Hugging Face Onnx Models
Is it possible to run Onnx models hosted in HF? I tried to keep download model in the model folder, but it is not showing using foundry cache list
@anktsrkr thanks for raising the issue! Yes - it is possible to download models from HuggingFace (HF) and consume them in Foundry Local. The only caveat it that the model should have a genai_config.json file in the folder on HF.
It is likely that when you downloaded from HF that it created symbolic links. To download into your cache directory without symbolic links:
huggingface-cli download REPO --local-dir ~/.foundry/cache/models
Where REPO is the name of the HF repository. If the REPO has many directories then you can download a specific directory using the --include option.

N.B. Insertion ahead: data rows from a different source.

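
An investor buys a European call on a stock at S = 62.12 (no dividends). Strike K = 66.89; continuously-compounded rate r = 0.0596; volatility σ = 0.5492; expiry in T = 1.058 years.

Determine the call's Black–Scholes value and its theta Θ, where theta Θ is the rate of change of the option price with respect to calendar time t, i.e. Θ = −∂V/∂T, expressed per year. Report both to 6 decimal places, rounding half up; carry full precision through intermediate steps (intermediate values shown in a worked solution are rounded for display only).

σ√T = 0.5492·√1.058 = 0.564902
d₁ = (ln(S/K) + (r+σ²/2)T) / (σ√T) = (ln(62.12/66.89) + (0.0596+0.5492²/2)·1.058) / 0.564902 = (-0.073981 + 0.222614) / 0.564902 = 0.263112
d₂ = d₁ − σ√T = 0.263112 − 0.564902 = -0.301790
e^{−rT} = e^{−0.0596·1.058} = 0.938890
N(d₁) = 0.603768,  N(d₂) = 0.381406
Call price V = S·N(d₁) − K·e^{−rT}·N(d₂) = 37.506063 − 23.953197 = 13.552866
φ(d₁) = (1/√(2π))·e^{−d₁²/2} = 0.385370
Θ = −S·φ(d₁)·σ/(2√T) − r·K·e^{−rT}·N(d₂) = −6.390967 − 1.427611 = -7.818577

price = 13.552866
Θ = -7.818577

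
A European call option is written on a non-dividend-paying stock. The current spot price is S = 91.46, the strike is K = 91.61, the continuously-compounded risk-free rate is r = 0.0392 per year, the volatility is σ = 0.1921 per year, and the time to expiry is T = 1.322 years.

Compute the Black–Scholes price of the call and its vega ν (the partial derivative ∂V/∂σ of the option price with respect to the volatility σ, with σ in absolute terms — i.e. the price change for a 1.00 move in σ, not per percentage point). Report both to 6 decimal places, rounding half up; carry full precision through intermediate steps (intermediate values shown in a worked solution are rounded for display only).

σ√T = 0.1921·√1.322 = 0.220873
d₁ = (ln(S/K) + (r+σ²/2)T) / (σ√T) = (ln(91.46/91.61) + (0.0392+0.1921²/2)·1.322) / 0.220873 = (-0.001639 + 0.076215) / 0.220873 = 0.337642
d₂ = d₁ − σ√T = 0.337642 − 0.220873 = 0.116769
e^{−rT} = e^{−0.0392·1.322} = 0.949497
N(d₁) = 0.632184,  N(d₂) = 0.546479
Call price V = S·N(d₁) − K·e^{−rT}·N(d₂) = 57.819518 − 47.534595 = 10.284923
φ(d₁) = (1/√(2π))·e^{−d₁²/2} = 0.376838
ν = S·φ(d₁)·√T = 39.627957

price = 10.284923
ν = 39.627957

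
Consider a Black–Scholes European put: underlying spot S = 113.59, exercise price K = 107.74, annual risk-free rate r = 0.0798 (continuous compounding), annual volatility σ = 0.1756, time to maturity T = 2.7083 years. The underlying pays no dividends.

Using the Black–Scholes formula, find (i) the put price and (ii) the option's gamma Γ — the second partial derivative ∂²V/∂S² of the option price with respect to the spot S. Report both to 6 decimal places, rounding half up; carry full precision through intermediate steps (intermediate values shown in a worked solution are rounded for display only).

price = 2.705004
Γ = 0.006817

σ√T = 0.1756·√2.7083 = 0.288983
d₁ = (ln(S/K) + (r+σ²/2)T) / (σ√T) = (ln(113.59/107.74) + (0.0798+0.1756²/2)·2.7083) / 0.288983 = (0.052875 + 0.257878) / 0.288983 = 1.075330
d₂ = d₁ − σ√T = 1.075330 − 0.288983 = 0.786347
e^{−rT} = e^{−0.0798·2.7083} = 0.805637
N(−d₁) = 0.141113,  N(−d₂) = 0.215832
Put price V = K·e^{−rT}·N(−d₂) − S·N(−d₁) = 18.734080 − 16.029076 = 2.705004
φ(d₁) = (1/√(2π))·e^{−d₁²/2} = 0.223777
Γ = φ(d₁) / (S·σ·√T) = 0.006817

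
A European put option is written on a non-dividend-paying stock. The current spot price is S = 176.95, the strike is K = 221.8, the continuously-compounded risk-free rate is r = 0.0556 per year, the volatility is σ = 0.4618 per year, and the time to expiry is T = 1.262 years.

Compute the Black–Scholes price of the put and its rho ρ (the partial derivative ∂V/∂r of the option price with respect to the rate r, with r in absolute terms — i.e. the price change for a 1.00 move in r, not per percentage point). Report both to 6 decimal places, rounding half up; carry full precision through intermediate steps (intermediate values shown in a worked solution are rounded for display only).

price = 55.890347
ρ = -185.824374

σ√T = 0.4618·√1.262 = 0.518780
d₁ = (ln(S/K) + (r+σ²/2)T) / (σ√T) = (ln(176.95/221.8) + (0.0556+0.4618²/2)·1.262) / 0.518780 = (-0.225909 + 0.204734) / 0.518780 = -0.040817
d₂ = d₁ − σ√T = -0.040817 − 0.518780 = -0.559598
e^{−rT} = e^{−0.0556·1.262} = 0.932238
N(−d₁) = 0.516279,  N(−d₂) = 0.712123
Put price V = K·e^{−rT}·N(−d₂) − S·N(−d₁) = 147.245939 − 91.355591 = 55.890347
ρ = −K·T·e^{−rT}·N(−d₂) = -185.824374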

[!NOTE] We're working on having native HF support (pulling ONNX models) in Foundry Local in an upcoming update.
Hey @samuel100 I tried the approach you described and was trying to run Qwen3-0.6B-ONNX. I renamed generation_config.json to genai_config.json, was able to discover -
However, while I am trying to run the model getting
while i compare with the phi4 which I have download, I certainly can see that has more properties.
Also, when I see genai_config.json I could imaging renaming is not the correct step.
Not sure what is the next step.
Btw! Thanks for the heads up about native HF support!
So, the genai_config.json is different to the generation_config.json. The genai_config.json is used by ONNX runtime and the repo you are using does not have that available.
Probably, the easiest way to create Qwen3-0.6B for Foundry Local is to use Olive. Detailed documentation on how to do this can be found on Compile Hugging Face models to run on Foundry Local.
In step 1 of the documentation it shows how to compile the meta-llama/Llama-3.2-1B-Instruct model. You'd need to update the command to:
olive auto-opt \
--model_name_or_path Qwen/Qwen3-0.6B \
--trust_remote_code \
--output_path models/Qwen3-0.6B \
--device cpu \
--provider CPUExecutionProvider \
--use_model_builder \
--use_ort_genai \
--precision int4 \
--log_level 1
I appreciate having to run this yourself is a pain. Let me follow up with our team on how we can make this easier going forward.